Entsprechend weist eine zu Beginn eingeblendete Untertitelung darauf hin, dass es sich um eine Fiktionalisierung der realen Ereignisse handelt. Der Spielfilm beginnt mit einer ausgeschmückten Darstellung des bereits Bekannten. In einem Einkaufszentrum in Hong Kong warten eine Dokumentarfilmerin und ein Journalist des Guardian auf den noch identitätslosen Whistleblower. Der erste Auftritt Snowdens, dargestellt durch Schauspieler Joseph Gordon-Levitt, zeigt einen jungen, seltsamen Kautz, der sich den Journalistinnen und Journalisten unsicher und befangen mit einem Zauberwürfel in der Hand nähert. Sein seltsam anmutendes Verhalten wird im Folgenden weiter ausgemalt, wenn er sich beispielsweise zum Schutz seiner Passwörter mit einem Laptop unter der Bettdecke versteckt oder die Handys der Journalistinnen und Journalisten in einer strahlungssicheren Mikrowelle verstaut. Was zunächst wie neurotisch-paranoides Verhalten wirkt, gewinnt durch die filmischen Erzählungen an erschreckender Rechtfertigung.

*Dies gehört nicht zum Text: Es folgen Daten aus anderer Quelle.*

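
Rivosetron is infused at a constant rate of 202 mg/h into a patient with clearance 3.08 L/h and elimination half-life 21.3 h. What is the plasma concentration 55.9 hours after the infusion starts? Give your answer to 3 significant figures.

54.9 µg/mL

Css = rate / CL = 202 / 3.08 = 65.58 µg/mL
k = ln 2 / 21.3 = 0.03254 h⁻¹
C(t) = Css (1 − e^(−kt)) = 65.58 × (1 − e^(−1.819)) = 65.58 × 0.8378 ≈ 54.9 µg/mL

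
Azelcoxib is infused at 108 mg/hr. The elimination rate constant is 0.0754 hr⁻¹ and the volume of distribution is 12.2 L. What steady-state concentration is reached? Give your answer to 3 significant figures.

CL = k · V = 0.0754 × 12.2 = 0.9199 L/hr
Css = rate / CL = 108 / 0.9199 ≈ 117 mg/L

117 mg/L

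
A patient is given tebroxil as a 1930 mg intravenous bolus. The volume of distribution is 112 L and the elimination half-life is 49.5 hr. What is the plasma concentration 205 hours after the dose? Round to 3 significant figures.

0.976 µg/mL

C₀ = dose / V = 1930 / 112 = 17.23 µg/mL
k = ln 2 / 49.5 = 0.01400 hr⁻¹
C(t) = C₀ e^(−kt) = 17.23 × e^(−0.01400 × 205) = 17.23 × e^(−2.871) = 17.23 × 0.05666 ≈ 0.976 µg/mL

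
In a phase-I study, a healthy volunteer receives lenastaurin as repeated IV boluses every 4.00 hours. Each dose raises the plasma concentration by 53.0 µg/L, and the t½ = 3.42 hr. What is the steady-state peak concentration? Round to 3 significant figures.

95.4 µg/L

k = ln 2 / 3.42 = 0.2027 hr⁻¹
Fraction remaining after one interval: e^(−kτ) = e^(−0.2027 × 4.00) = 0.4445
R = 1 / (1 − 0.4445) = 1.800
Css,max = 53.0 × 1.800 ≈ 95.4 µg/L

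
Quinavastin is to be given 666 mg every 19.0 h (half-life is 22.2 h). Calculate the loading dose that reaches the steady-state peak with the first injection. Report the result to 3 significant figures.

k = ln 2 / 22.2 = 0.03122 h⁻¹
Accumulation ratio R = 1 / (1 − e^(−kτ)) = 1 / (1 − e^(−0.03122×19.0)) = 1 / (1 − 0.5525) = 2.235
Loading dose = maintenance dose × R = 666 × 2.235 ≈ 1490 mg

1490 mg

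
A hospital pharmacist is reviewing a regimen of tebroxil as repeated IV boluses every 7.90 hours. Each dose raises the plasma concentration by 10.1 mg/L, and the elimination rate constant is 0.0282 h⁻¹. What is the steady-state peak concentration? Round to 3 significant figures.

50.6 mg/L

Fraction remaining after one interval: e^(−kτ) = e^(−0.02820 × 7.90) = 0.8003
R = 1 / (1 − 0.8003) = 5.007
Css,max = 10.1 × 5.007 ≈ 50.6 mg/L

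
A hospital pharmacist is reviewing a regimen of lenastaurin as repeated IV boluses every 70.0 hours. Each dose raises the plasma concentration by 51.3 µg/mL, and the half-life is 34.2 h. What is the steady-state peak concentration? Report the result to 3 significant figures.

67.7 µg/mL

k = ln 2 / 34.2 = 0.02027 h⁻¹
Fraction remaining after one interval: e^(−kτ) = e^(−0.02027 × 70.0) = 0.2420
R = 1 / (1 − 0.2420) = 1.319
Css,max = 51.3 × 1.319 ≈ 67.7 µg/mL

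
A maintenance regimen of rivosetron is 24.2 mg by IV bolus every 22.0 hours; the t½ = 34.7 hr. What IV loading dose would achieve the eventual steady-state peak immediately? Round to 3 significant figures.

68.1 mg

k = ln 2 / 34.7 = 0.01998 hr⁻¹
Accumulation ratio R = 1 / (1 − e^(−kτ)) = 1 / (1 − e^(−0.01998×22.0)) = 1 / (1 − 0.6444) = 2.812
Loading dose = maintenance dose × R = 24.2 × 2.812 ≈ 68.1 mg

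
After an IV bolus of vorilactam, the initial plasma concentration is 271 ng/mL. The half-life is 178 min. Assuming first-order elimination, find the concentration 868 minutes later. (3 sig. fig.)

9.23 ng/mL

k = ln 2 / 178 = 0.003894 min⁻¹
868 min is 4.876 half-lives, so C = 271 × (1/2)^4.876 = 271 × 0.03405 ≈ 9.23 ng/mL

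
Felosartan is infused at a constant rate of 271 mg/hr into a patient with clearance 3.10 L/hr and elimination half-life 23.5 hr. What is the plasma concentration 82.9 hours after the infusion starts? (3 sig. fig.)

79.8 mg/L

Css = rate / CL = 271 / 3.10 = 87.42 mg/L
k = ln 2 / 23.5 = 0.02950 hr⁻¹
C(t) = Css (1 − e^(−kt)) = 87.42 × (1 − e^(−2.445)) = 87.42 × 0.9133 ≈ 79.8 mg/L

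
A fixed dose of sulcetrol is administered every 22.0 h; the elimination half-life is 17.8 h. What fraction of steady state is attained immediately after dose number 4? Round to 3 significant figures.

0.968

k = ln 2 / 17.8 = 0.03894 h⁻¹
f_n = 1 − e^(−nkτ) = 1 − e^(−4 × 0.03894 × 22.0) = 1 − e^(−3.427) = 1 − 0.03249 ≈ 0.968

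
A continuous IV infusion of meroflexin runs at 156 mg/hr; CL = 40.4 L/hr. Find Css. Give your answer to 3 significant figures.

Css = infusion rate / CL = 156 / 40.4 ≈ 3.86 mg/L

3.86 mg/L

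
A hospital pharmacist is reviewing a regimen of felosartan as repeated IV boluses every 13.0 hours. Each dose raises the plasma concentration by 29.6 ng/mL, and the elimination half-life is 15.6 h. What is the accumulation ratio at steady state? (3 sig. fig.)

k = ln 2 / 15.6 = 0.04443 h⁻¹
Fraction remaining after one interval: e^(−kτ) = e^(−0.04443 × 13.0) = 0.5612
R = 1 / (1 − 0.5612) = 1 / 0.4388 ≈ 2.28

2.28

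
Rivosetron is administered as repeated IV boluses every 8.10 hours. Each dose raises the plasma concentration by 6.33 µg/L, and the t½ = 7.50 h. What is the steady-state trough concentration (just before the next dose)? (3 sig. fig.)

5.68 µg/L

k = ln 2 / 7.50 = 0.09242 h⁻¹
Fraction remaining after one interval: e^(−kτ) = e^(−0.09242 × 8.10) = 0.4730
R = 1 / (1 − 0.4730) = 1.898
Css,max = 6.33 × 1.898 = 12.01 µg/L
Css,min = Css,max × e^(−kτ) = 12.01 × 0.4730 ≈ 5.68 µg/L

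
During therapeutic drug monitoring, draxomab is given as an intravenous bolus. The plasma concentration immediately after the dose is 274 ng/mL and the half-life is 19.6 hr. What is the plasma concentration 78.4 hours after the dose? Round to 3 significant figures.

k = ln 2 / 19.6 = 0.03536 hr⁻¹
78.4 hr is 4.000 half-lives, so C = 274 × (1/2)^4.000 = 274 × 0.06250 ≈ 17.1 ng/mL

17.1 ng/mL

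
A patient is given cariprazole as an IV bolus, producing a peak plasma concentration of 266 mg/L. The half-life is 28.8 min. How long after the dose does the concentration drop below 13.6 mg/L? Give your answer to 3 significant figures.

k = ln 2 / 28.8 = 0.02407 min⁻¹
C(t) = C₀ e^(−kt)  ⇒  t = ln(C₀/C) / k
t = ln(266/13.6) / 0.02407 = 2.973 / 0.02407 ≈ 124 minutes

124 minutes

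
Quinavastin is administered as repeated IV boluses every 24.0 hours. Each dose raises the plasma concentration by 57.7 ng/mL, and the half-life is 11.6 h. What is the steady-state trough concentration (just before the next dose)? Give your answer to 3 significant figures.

18.1 ng/mL

k = ln 2 / 11.6 = 0.05975 h⁻¹
Fraction remaining after one interval: e^(−kτ) = e^(−0.05975 × 24.0) = 0.2383
R = 1 / (1 − 0.2383) = 1.313
Css,max = 57.7 × 1.313 = 75.75 ng/mL
Css,min = Css,max × e^(−kτ) = 75.75 × 0.2383 ≈ 18.1 ng/mL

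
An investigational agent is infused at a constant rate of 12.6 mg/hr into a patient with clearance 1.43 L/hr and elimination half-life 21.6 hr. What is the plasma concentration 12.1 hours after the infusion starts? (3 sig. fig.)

2.84 mg/L

Css = rate / CL = 12.6 / 1.43 = 8.811 mg/L
k = ln 2 / 21.6 = 0.03209 hr⁻¹
C(t) = Css (1 − e^(−kt)) = 8.811 × (1 − e^(−0.3883)) = 8.811 × 0.3218 ≈ 2.84 mg/L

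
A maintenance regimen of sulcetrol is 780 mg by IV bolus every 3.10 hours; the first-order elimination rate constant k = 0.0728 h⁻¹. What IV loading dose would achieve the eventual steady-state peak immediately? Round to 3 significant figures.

Accumulation ratio R = 1 / (1 − e^(−kτ)) = 1 / (1 − e^(−0.07280×3.10)) = 1 / (1 − 0.7980) = 4.950
Loading dose = maintenance dose × R = 780 × 4.950 ≈ 3860 mg

3860 mg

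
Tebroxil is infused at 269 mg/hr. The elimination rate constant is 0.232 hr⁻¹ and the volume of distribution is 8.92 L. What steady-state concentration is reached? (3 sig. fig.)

130 µg/mL

CL = k · V = 0.232 × 8.92 = 2.069 L/hr
Css = rate / CL = 269 / 2.069 ≈ 130 µg/mL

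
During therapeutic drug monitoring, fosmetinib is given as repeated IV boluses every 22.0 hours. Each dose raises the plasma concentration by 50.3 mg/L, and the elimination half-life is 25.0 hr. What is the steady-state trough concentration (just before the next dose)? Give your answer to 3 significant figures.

k = ln 2 / 25.0 = 0.02773 hr⁻¹
Fraction remaining after one interval: e^(−kτ) = e^(−0.02773 × 22.0) = 0.5434
R = 1 / (1 − 0.5434) = 2.190
Css,max = 50.3 × 2.190 = 110.2 mg/L
Css,min = Css,max × e^(−kτ) = 110.2 × 0.5434 ≈ 59.9 mg/L

59.9 mg/L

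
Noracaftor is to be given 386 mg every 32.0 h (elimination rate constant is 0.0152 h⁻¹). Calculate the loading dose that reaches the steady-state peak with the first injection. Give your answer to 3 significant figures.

Accumulation ratio R = 1 / (1 − e^(−kτ)) = 1 / (1 − e^(−0.01520×32.0)) = 1 / (1 − 0.6148) = 2.596
Loading dose = maintenance dose × R = 386 × 2.596 ≈ 1000 mg

1000 mg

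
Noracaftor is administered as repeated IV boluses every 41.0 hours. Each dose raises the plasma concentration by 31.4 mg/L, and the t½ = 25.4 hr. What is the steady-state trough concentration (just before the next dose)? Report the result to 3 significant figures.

k = ln 2 / 25.4 = 0.02729 hr⁻¹
Fraction remaining after one interval: e^(−kτ) = e^(−0.02729 × 41.0) = 0.3267
R = 1 / (1 − 0.3267) = 1.485
Css,max = 31.4 × 1.485 = 46.63 mg/L
Css,min = Css,max × e^(−kτ) = 46.63 × 0.3267 ≈ 15.2 mg/L

15.2 mg/L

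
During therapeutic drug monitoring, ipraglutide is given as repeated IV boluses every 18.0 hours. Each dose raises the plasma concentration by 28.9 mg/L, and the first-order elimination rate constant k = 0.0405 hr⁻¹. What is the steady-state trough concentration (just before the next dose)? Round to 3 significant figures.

26.9 mg/L

Fraction remaining after one interval: e^(−kτ) = e^(−0.04050 × 18.0) = 0.4824
R = 1 / (1 − 0.4824) = 1.932
Css,max = 28.9 × 1.932 = 55.83 mg/L
Css,min = Css,max × e^(−kτ) = 55.83 × 0.4824 ≈ 26.9 mg/L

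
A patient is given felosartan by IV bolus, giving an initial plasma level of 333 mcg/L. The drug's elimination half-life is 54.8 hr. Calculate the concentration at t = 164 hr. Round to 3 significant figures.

41.8 mcg/L

k = ln 2 / 54.8 = 0.01265 hr⁻¹
C(t) = C₀ e^(−kt) = 333 × e^(−0.01265 × 164) = 333 × e^(−2.074) = 333 × 0.1256 ≈ 41.8 mcg/L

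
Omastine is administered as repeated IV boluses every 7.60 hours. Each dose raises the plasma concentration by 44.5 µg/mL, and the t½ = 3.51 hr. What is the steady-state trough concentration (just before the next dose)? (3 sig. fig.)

k = ln 2 / 3.51 = 0.1975 hr⁻¹
Fraction remaining after one interval: e^(−kτ) = e^(−0.1975 × 7.60) = 0.2229
R = 1 / (1 − 0.2229) = 1.287
Css,max = 44.5 × 1.287 = 57.27 µg/mL
Css,min = Css,max × e^(−kτ) = 57.27 × 0.2229 ≈ 12.8 µg/mL

12.8 µg/mL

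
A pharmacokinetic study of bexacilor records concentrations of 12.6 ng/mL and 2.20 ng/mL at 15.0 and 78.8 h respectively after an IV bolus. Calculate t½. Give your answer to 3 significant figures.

25.3 hours

k = ln(C₁/C₂) / (t₂ − t₁) = ln(12.6/2.20) / (78.8 − 15.0)
  = 1.745 / 63.80 = 0.02735 h⁻¹
t½ = ln 2 / k = ln 2 / 0.02735 ≈ 25.3 hours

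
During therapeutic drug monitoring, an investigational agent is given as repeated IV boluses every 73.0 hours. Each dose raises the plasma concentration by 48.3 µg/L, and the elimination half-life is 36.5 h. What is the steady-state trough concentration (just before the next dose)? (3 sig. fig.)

16.1 µg/L

k = ln 2 / 36.5 = 0.01899 h⁻¹
Fraction remaining after one interval: e^(−kτ) = e^(−0.01899 × 73.0) = 0.2500
R = 1 / (1 − 0.2500) = 1.333
Css,max = 48.3 × 1.333 = 64.40 µg/L
Css,min = Css,max × e^(−kτ) = 64.40 × 0.2500 ≈ 16.1 µg/L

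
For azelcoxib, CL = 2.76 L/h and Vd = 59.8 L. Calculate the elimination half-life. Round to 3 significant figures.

15.0 hours

k = CL / V = 2.76 / 59.8 = 0.04615 h⁻¹
t½ = ln 2 / k = ln 2 / 0.04615 ≈ 15.0 hours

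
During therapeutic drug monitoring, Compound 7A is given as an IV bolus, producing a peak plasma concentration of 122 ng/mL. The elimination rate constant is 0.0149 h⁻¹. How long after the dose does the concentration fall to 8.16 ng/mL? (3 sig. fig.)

182 hours

C(t) = C₀ e^(−kt)  ⇒  t = ln(C₀/C) / k
t = ln(122/8.16) / 0.01490 = 2.705 / 0.01490 ≈ 182 hours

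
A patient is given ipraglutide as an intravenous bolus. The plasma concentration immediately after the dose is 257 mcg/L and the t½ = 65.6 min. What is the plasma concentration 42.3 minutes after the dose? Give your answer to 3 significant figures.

164 mcg/L

k = ln 2 / 65.6 = 0.01057 min⁻¹
42.3 min is 0.6448 half-lives, so C = 257 × (1/2)^0.6448 = 257 × 0.6396 ≈ 164 mcg/L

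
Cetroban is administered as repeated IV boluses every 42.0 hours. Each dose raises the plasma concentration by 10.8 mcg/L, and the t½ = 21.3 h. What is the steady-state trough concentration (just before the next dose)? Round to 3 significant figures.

3.70 mcg/L

k = ln 2 / 21.3 = 0.03254 h⁻¹
Fraction remaining after one interval: e^(−kτ) = e^(−0.03254 × 42.0) = 0.2549
R = 1 / (1 − 0.2549) = 1.342
Css,max = 10.8 × 1.342 = 14.50 mcg/L
Css,min = Css,max × e^(−kτ) = 14.50 × 0.2549 ≈ 3.70 mcg/L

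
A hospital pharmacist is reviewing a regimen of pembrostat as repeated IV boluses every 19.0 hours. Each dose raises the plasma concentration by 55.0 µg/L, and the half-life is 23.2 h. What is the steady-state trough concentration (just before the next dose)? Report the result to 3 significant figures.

k = ln 2 / 23.2 = 0.02988 h⁻¹
Fraction remaining after one interval: e^(−kτ) = e^(−0.02988 × 19.0) = 0.5668
R = 1 / (1 − 0.5668) = 2.309
Css,max = 55.0 × 2.309 = 127.0 µg/L
Css,min = Css,max × e^(−kτ) = 127.0 × 0.5668 ≈ 72.0 µg/L

72.0 µg/L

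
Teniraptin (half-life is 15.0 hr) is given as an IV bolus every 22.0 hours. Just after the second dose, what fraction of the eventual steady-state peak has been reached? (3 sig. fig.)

0.869

k = ln 2 / 15.0 = 0.04621 hr⁻¹
f_n = 1 − e^(−nkτ) = 1 − e^(−2 × 0.04621 × 22.0) = 1 − e^(−2.033) = 1 − 0.1309 ≈ 0.869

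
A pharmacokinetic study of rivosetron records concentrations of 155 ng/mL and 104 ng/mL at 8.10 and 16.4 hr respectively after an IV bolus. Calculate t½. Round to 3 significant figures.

14.4 hours

k = ln(C₁/C₂) / (t₂ − t₁) = ln(155/104) / (16.4 − 8.10)
  = 0.3990 / 8.300 = 0.04808 hr⁻¹
t½ = ln 2 / k = ln 2 / 0.04808 ≈ 14.4 hours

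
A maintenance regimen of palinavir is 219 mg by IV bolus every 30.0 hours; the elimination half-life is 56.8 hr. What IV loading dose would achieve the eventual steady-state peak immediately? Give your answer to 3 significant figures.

714 mg

k = ln 2 / 56.8 = 0.01220 hr⁻¹
Accumulation ratio R = 1 / (1 − e^(−kτ)) = 1 / (1 − e^(−0.01220×30.0)) = 1 / (1 − 0.6934) = 3.262
Loading dose = maintenance dose × R = 219 × 3.262 ≈ 714 mg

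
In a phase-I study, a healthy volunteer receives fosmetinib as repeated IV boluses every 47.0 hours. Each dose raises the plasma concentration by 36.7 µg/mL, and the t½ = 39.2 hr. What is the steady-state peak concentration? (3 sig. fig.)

k = ln 2 / 39.2 = 0.01768 hr⁻¹
Fraction remaining after one interval: e^(−kτ) = e^(−0.01768 × 47.0) = 0.4356
R = 1 / (1 − 0.4356) = 1.772
Css,max = 36.7 × 1.772 ≈ 65.0 µg/mL

65.0 µg/mL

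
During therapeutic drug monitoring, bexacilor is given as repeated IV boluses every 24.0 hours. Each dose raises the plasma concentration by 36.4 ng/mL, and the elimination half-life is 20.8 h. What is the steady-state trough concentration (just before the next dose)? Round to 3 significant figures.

k = ln 2 / 20.8 = 0.03332 h⁻¹
Fraction remaining after one interval: e^(−kτ) = e^(−0.03332 × 24.0) = 0.4494
R = 1 / (1 − 0.4494) = 1.816
Css,max = 36.4 × 1.816 = 66.11 ng/mL
Css,min = Css,max × e^(−kτ) = 66.11 × 0.4494 ≈ 29.7 ng/mL

29.7 ng/mL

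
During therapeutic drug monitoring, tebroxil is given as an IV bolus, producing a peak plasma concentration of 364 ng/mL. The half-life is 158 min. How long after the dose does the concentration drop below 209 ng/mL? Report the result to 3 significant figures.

126 minutes

k = ln 2 / 158 = 0.004387 min⁻¹
C(t) = C₀ e^(−kt)  ⇒  t = ln(C₀/C) / k
t = ln(364/209) / 0.004387 = 0.5548 / 0.004387 ≈ 126 minutes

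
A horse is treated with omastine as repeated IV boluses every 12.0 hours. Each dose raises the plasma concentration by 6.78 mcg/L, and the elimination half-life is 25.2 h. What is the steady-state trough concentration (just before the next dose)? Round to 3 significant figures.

k = ln 2 / 25.2 = 0.02751 h⁻¹
Fraction remaining after one interval: e^(−kτ) = e^(−0.02751 × 12.0) = 0.7189
R = 1 / (1 − 0.7189) = 3.557
Css,max = 6.78 × 3.557 = 24.12 mcg/L
Css,min = Css,max × e^(−kτ) = 24.12 × 0.7189 ≈ 17.3 mcg/L

17.3 mcg/L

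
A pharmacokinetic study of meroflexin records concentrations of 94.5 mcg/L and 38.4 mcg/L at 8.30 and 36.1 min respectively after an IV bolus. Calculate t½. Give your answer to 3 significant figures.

21.4 minutes

k = ln(C₁/C₂) / (t₂ − t₁) = ln(94.5/38.4) / (36.1 − 8.30)
  = 0.9005 / 27.80 = 0.03239 min⁻¹
t½ = ln 2 / k = ln 2 / 0.03239 ≈ 21.4 minutes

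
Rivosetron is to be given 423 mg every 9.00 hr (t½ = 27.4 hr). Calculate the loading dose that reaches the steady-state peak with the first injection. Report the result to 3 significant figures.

k = ln 2 / 27.4 = 0.02530 hr⁻¹
Accumulation ratio R = 1 / (1 − e^(−kτ)) = 1 / (1 − e^(−0.02530×9.00)) = 1 / (1 − 0.7964) = 4.911
Loading dose = maintenance dose × R = 423 × 4.911 ≈ 2080 mg

2080 mg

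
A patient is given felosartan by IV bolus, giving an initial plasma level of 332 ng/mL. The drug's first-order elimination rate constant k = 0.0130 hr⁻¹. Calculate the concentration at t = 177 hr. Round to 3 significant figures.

33.3 ng/mL

C(t) = C₀ e^(−kt) = 332 × e^(−0.01300 × 177) = 332 × e^(−2.301) = 332 × 0.1002 ≈ 33.3 ng/mL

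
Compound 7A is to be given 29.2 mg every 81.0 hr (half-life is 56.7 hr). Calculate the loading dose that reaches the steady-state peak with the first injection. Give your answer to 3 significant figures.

k = ln 2 / 56.7 = 0.01222 hr⁻¹
Accumulation ratio R = 1 / (1 − e^(−kτ)) = 1 / (1 − e^(−0.01222×81.0)) = 1 / (1 − 0.3715) = 1.591
Loading dose = maintenance dose × R = 29.2 × 1.591 ≈ 46.5 mg

46.5 mg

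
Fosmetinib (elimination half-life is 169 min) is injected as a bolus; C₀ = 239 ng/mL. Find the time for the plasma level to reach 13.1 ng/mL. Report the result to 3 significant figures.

708 minutes

k = ln 2 / 169 = 0.004101 min⁻¹
C(t) = C₀ e^(−kt)  ⇒  t = ln(C₀/C) / k
t = ln(239/13.1) / 0.004101 = 2.904 / 0.004101 ≈ 708 minutes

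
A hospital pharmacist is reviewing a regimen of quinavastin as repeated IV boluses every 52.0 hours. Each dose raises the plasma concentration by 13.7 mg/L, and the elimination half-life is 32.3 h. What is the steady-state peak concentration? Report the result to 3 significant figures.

k = ln 2 / 32.3 = 0.02146 h⁻¹
Fraction remaining after one interval: e^(−kτ) = e^(−0.02146 × 52.0) = 0.3276
R = 1 / (1 − 0.3276) = 1.487
Css,max = 13.7 × 1.487 ≈ 20.4 mg/L

20.4 mg/L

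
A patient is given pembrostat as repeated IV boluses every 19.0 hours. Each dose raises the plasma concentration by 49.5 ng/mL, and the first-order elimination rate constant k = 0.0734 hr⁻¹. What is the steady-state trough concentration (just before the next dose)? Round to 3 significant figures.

Fraction remaining after one interval: e^(−kτ) = e^(−0.07340 × 19.0) = 0.2479
R = 1 / (1 − 0.2479) = 1.330
Css,max = 49.5 × 1.330 = 65.82 ng/mL
Css,min = Css,max × e^(−kτ) = 65.82 × 0.2479 ≈ 16.3 ng/mL

16.3 ng/mL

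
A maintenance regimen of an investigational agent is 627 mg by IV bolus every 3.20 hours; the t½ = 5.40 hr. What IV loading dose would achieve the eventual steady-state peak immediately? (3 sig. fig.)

k = ln 2 / 5.40 = 0.1284 hr⁻¹
Accumulation ratio R = 1 / (1 − e^(−kτ)) = 1 / (1 − e^(−0.1284×3.20)) = 1 / (1 − 0.6632) = 2.969
Loading dose = maintenance dose × R = 627 × 2.969 ≈ 1860 mg

1860 mg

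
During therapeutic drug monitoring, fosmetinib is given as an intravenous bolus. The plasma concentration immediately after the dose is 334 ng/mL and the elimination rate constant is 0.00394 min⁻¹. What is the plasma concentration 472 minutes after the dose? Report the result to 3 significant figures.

52.0 ng/mL

C(t) = C₀ e^(−kt) = 334 × e^(−0.003940 × 472) = 334 × e^(−1.860) = 334 × 0.1557 ≈ 52.0 ng/mL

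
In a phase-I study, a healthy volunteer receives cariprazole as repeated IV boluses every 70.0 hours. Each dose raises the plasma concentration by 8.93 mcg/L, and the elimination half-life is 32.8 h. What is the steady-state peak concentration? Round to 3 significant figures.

11.6 mcg/L

k = ln 2 / 32.8 = 0.02113 h⁻¹
Fraction remaining after one interval: e^(−kτ) = e^(−0.02113 × 70.0) = 0.2278
R = 1 / (1 − 0.2278) = 1.295
Css,max = 8.93 × 1.295 ≈ 11.6 mcg/L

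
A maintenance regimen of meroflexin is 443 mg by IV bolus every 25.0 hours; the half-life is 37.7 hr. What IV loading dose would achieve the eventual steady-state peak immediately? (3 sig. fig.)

k = ln 2 / 37.7 = 0.01839 hr⁻¹
Accumulation ratio R = 1 / (1 − e^(−kτ)) = 1 / (1 − e^(−0.01839×25.0)) = 1 / (1 − 0.6315) = 2.714
Loading dose = maintenance dose × R = 443 × 2.714 ≈ 1200 mg

1200 mg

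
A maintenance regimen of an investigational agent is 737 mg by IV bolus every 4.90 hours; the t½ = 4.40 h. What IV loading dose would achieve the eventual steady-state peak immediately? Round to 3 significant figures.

k = ln 2 / 4.40 = 0.1575 h⁻¹
Accumulation ratio R = 1 / (1 − e^(−kτ)) = 1 / (1 − e^(−0.1575×4.90)) = 1 / (1 − 0.4621) = 1.859
Loading dose = maintenance dose × R = 737 × 1.859 ≈ 1370 mg

1370 mg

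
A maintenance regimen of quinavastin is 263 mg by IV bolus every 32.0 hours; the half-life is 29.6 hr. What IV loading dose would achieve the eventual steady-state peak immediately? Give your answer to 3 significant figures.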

Auch der nerdige, verquere Snowden entwickelt sich im Laufe des Films zum Sympathieträger. Eingeschobene Flashbacks erzählen seine Geschichte, die mit einem jungen amerikanischen Mann beginnt, der einen nahezu stereotypen patriotischen Idealisten mimt. Mit einem Großvater, der eine wichtige Amtsstellung bekleidete, und einem Vater bei der US-Küstenwache wollte auch der junge Ed Snowden seinen Teil für Amerika leisten und in den Irakkrieg ziehen. Aufgrund zwei gebrochener Beine wird er jedoch ausgemustert und beginnt seine Karriere bei der CIA mit der Selbstaussage: „Ich will meinem Land dabei helfen, die Welt zu verbessern“. Zu dieser Zeit schweben ihm noch Terrorabwehr und das Abhören von Feindinnen und Feinden zum Schutz der USA vor. Als Computergenie wird er schnell zum Ausbildungsbesten der CIA und nimmt deren propagierte Ideologie zunächst pflichtbewusst an.
Doch bereits zu dieser Zeit wird er mit gegenläufigen Einflüssen konfrontiert. So lernt er zum Beispiel seine spätere Freundin Lindsay Mills – dargestellt von Shailene Woodley – kennen, eine liberale Demokratin und Irakkrieg-Gegnerin, die den konservativen Snowden zunehmend bekehrt. Auch einer seiner Ausbilder, in Person des ruhiggelassen agierenden Nicolas Cage, gibt ihm durch implizite Kritik an den Geheimdiensten erste Anlässe des Zweifels. Die wahren Momente des Augen-Öffnens‘ ergeben sich jedoch direkt aus Snowdens Arbeit für die US-Sicherheitsdienste. Sei es, als ein aufsässig-jugendlicher Kollege in Genf ihm erstmals zeigt, wie man durch Laptopkameras in die Schlafzimmer von Zivilistinnen und Zivilisten blicken kann, sei es der Missbrauch von privaten Informationen durch einen Vorgesetzten, der beinahe tödliche Folgen für die Bespitzelten hat, oder durch andere Szenarien. Wie sehr diese Ereignisse Snowden belasten wird im Film recht emotionalisiert dargestellt – durch seine epileptischen Anfälle und Probleme in seiner Liebesbeziehung zu Lindsay. Lindsay selbst steht dabei nicht selten für die Naivität des Normalbürgers, wenn sie beispielsweise Unverständnis darüber äußert, warum sie ihre Laptopkamera abkleben soll. „Ich habe doch nichts zu verbergen“ – ein Satz, der auch im aktuellen gesellschaftlichen Diskurs nicht selten fällt. An seiner NSA-Arbeitsstelle in Hawaii werden Snowden schließlich die Ausmaße der amerikanischen Bespitzelung bewusst, die sich nicht – wie weiterhin erhofft – auf feindliche Staaten, sondern vor allem auf die amerikanische Bevölkerung richten. Sein Enthüllungsentschluss und der ‚Diebstahl‘ der geheimen NSA-Dokumente stellen schließlich den Spannungshöhepunkt des Filmes dar, welcher durch schnelle Schnitte, Erzählsprünge und unruhige Musik einem Actionfilm in nichts nachsteht.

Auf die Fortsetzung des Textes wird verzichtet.